Two banking trade groups are calling for regulators to hold off on implementing a final rule on the Community Reinvestment Act, arguing the revised proposal should be delayed until the impact of increased capital requirements and a Consumer Financial Protection Bureau court case is known.
The Bank Policy Institute and the American Bankers Association last week said the two recent developments threaten to upend how banks design programs to ensure CRA compliance.
The Federal Reserve, Federal Deposit Insurance Corp. and Office of the Comptroller of the Currency in July proposed regulations that would force the biggest U.S. banks to hold 19% more in common equity tier 1 capital, on average.
The trade groups said the new capital requirements would “materially affect key activities underpinning these banks’ CRA programs, leading to reduced credit availability and economic growth.”

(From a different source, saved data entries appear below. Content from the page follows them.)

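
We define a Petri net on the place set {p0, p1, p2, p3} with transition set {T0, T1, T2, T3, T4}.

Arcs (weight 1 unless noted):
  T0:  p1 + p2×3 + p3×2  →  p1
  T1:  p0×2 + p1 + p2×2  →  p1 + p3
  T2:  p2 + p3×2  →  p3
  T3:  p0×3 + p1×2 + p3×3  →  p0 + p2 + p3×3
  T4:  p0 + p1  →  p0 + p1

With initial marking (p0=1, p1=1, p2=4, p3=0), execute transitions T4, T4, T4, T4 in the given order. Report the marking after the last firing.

step 1: fire T4:  (p0=1, p1=1, p2=4, p3=0) → (p0=1, p1=1, p2=4, p3=0)
step 2: fire T4:  (p0=1, p1=1, p2=4, p3=0) → (p0=1, p1=1, p2=4, p3=0)
step 3: fire T4:  (p0=1, p1=1, p2=4, p3=0) → (p0=1, p1=1, p2=4, p3=0)
step 4: fire T4:  (p0=1, p1=1, p2=4, p3=0) → (p0=1, p1=1, p2=4, p3=0)

(p0=1, p1=1, p2=4, p3=0)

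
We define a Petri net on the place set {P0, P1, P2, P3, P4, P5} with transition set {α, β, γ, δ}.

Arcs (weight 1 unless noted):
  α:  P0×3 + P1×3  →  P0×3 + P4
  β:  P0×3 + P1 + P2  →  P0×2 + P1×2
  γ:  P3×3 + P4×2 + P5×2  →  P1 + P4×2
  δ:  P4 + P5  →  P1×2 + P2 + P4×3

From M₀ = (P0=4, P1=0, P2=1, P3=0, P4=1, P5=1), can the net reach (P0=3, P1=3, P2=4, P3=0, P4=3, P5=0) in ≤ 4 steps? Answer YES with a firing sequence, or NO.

depth 0: 1 marking
depth 1: 2 markings reached so far
depth 2: 3 markings reached so far
depth 3: 5 markings reached so far
depth 4: 5 markings reached so far
(frontier empty at depth 4; search complete)
target is not among the 5 markings reachable within 4 steps

NO — not reachable within 4 firings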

“[T]he proposed capital rules would reduce incentives to engage in mortgage lending, which is central to the CRA programs of many banks,” the groups wrote in a letter to the Fed, FDIC and OCC last week.

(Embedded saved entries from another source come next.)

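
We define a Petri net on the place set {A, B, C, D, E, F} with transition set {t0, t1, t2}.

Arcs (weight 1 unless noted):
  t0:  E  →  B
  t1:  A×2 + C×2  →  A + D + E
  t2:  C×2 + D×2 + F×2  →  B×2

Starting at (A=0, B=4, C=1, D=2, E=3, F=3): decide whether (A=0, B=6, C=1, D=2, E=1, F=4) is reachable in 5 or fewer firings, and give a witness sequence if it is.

depth 0: 1 marking
depth 1: 2 markings reached so far
depth 2: 3 markings reached so far
depth 3: 4 markings reached so far
depth 4: 4 markings reached so far
(frontier empty at depth 4; search complete)
target is not among the 4 markings reachable within 5 steps

NO — not reachable within 5 firings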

The trade groups also noted that many community banks sell their mortgage loans to larger banks.
“If the capital rules reduce the risk appetite of larger banks to purchase these loans, mortgage lending by smaller banks could be impacted,” they wrote.
The groups also cited a constitutional challenge to the CFPB’s funding structure as another reason regulators should pause the implementation of the CRA revamp.

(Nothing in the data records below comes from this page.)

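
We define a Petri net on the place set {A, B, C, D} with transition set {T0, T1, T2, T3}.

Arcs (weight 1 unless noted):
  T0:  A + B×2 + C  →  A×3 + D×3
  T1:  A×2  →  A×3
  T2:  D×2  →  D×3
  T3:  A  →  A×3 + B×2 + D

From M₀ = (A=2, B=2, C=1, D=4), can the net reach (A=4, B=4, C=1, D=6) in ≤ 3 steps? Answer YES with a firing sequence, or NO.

step 1: fire T2:  (A=2, B=2, C=1, D=4) → (A=2, B=2, C=1, D=5)
step 2: fire T3:  (A=2, B=2, C=1, D=5) → (A=4, B=4, C=1, D=6)

YES — reachable via ⟨T2, T3⟩ (2 firings)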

Earlier this month, a Texas judge granted a preliminary injunction — filed by the ABA, among others — saying the plaintiffs and their members are exempt from implementing the CFPB’s small-business lending rule until the Supreme Court weighs in on an appeal of a case scrutinizing whether the bureau’s funding is constitutional.
The groups said the injunction could delay many banks’ Section 1071 data collection and reporting — a key component in measuring CRA compliance — by as much as 10 months.
Some observers have called the trade groups’ request a tactic to run out the political clock on CRA reforms.
"I think the trades sending that letter … is just an attempt to continue to delay, which is really just an attempt to kill it," Jesse Van Tol, CEO of the National Community Reinvestment Coalition, told American Banker.
If the goal is to enact the updated CRA before the 2024 election, the Fed, FDIC and OCC would need to finalize it by the middle of next year, Ian Katz, an analyst with Capital Alpha Partners told the publication. Otherwise, a Republican administration and majority in both houses of Congress could nullify a regulation finalized up to 60 legislative days earlier through the Congressional Review Act.
The trade groups said regulators should allow the public to comment on the impact increased bank capital requirements would have on the new CRA rules. They also said the agencies should reevaluate the proposed CRA rules and consider proposing amendments for public comment to account for any such changes.
The trade groups’ request for the delay follows the joint revamp to the CRA that the Fed, FDIC and OCC proposed in May 2022.
The 1977 law, which was enacted to ensure banks are not engaging in discriminatory “redlining,” had come under fire in recent years because it hadn’t undergone a significant overhaul since 1995.
A previous attempt to revamp the law has also sparked debate in regulatory circles.
The OCC in May 2020, under Trump-era Comptroller Joseph Otting, pushed a 372-page revamp of the rule that drew criticism for not securing the support of the Fed or the FDIC. The pace at which the revamp was issued also garnered backlash.
In December 2021, Acting Comptroller Michael Hsu rescinded the CRA’s 2020 update, reverting the rule to its 1995 form.